- Born: August 22, 1958 Ranot, Songkhla, Thailand
- Died: October 20, 2009 (aged 51) Bangkok, Thailand
- Education: Ramkhamhaeng University; NIDA;
- Occupation: Politician
- Years active: 1992–2009
- Political party: Democrat Party

= Winai Senniam =

Thai politician (1958–2009)

Winai Senniam (วินัย เสนเนียม; August 22, 1958 - October 20, 2009) was a Thai politician and parliamentarian who served in the House of Representatives of Thailand. Winai was a member of the Democrat Party of Thailand.

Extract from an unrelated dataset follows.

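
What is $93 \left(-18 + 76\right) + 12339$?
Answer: $17733$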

Winai was the younger brother of the Deputy Interior Minister, Thaworn Senniam. He obtained a bachelor's degree in law from Ramkhamhaeng University. He also received a master's degree from the National Institute of Development Administration.

He served as the deputy chairman of Phayathai District Council from 1985 until 1989. He was first elected as an MP representing Songkhla in southern Thailand beginning in 1992. He remained a Democratic member of parliament for Songkhla until his death in 2009.

Winai died at 11am on October 20, 2009, at the National Cancer Institute in Bangkok, Thailand, at the age of 51. He had been battling liver and colon cancer for the last three years of his life.

Winai's body was moved on October 22, 2009, to the Kho Hong temple in Songkhla's Hat Yai district for his funeral.